La forza dell'argomento qui, come usato dall'apostolo Paolo, è che se essere sospeso su un patibolo dopo essere stato messo a morte era considerato una maledizione, non dovrebbe essere considerato una maledizione in misura minore essere sospeso vivo su una croce e messo a morte in questo modo. Se questa interpretazione del passaggio è corretta, ne consegue che questo non dovrebbe mai essere usato come implicante, in alcun senso, che Cristo fosse colpevole, o che fosse illegittimo, o che fosse oggetto del disappunto divino, o che riversò su di lui tutta la sua ira.

Era, in tutto, un oggetto dell'amore e dell'approvazione divini. Dio non ha mai amato di più Gesù, né ha approvato di più ciò che ha fatto, di quando si è dato alla morte in croce. Dio non aveva odio verso di lui; Non aveva dispiacere da esprimere nei suoi confronti. Ed è questo che rende l'espiazione così meravigliosa e così gloriosa. Se Dio fosse stato scontento di Gesù; se il Redentore fosse stato propriamente oggetto dell'ira di Dio; se Gesù, in qualche modo, avesse meritato quei dolori, non ci sarebbe stato merito nelle sofferenze di Gesù; non ci sarebbe stata espiazione.
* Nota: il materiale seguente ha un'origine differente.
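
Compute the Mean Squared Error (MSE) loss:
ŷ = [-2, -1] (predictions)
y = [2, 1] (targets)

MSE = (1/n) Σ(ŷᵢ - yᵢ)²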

Che merito può esserci quando si soffre solo ciò che si merita? Ma cosa rese l'espiazione così meravigliosa, così gloriosa, così benevola; ciò che ne faceva un'espiazione era che l'innocenza veniva trattata come se fosse una colpa; che l'essere più puro, santo, benevolo e amabile sulla terra dovrebbe accettare di essere trattato, e dovrebbe essere trattato da Dio e dall'uomo, come se Gesù fosse il più vile e il più indegno.

Questo è il mistero dell'espiazione; questo mostra le meraviglie della benevolenza divina; questa è la natura del dolore sostituito; e questo pone le basi per l'offerta del perdono e per la speranza della salvezza eterna.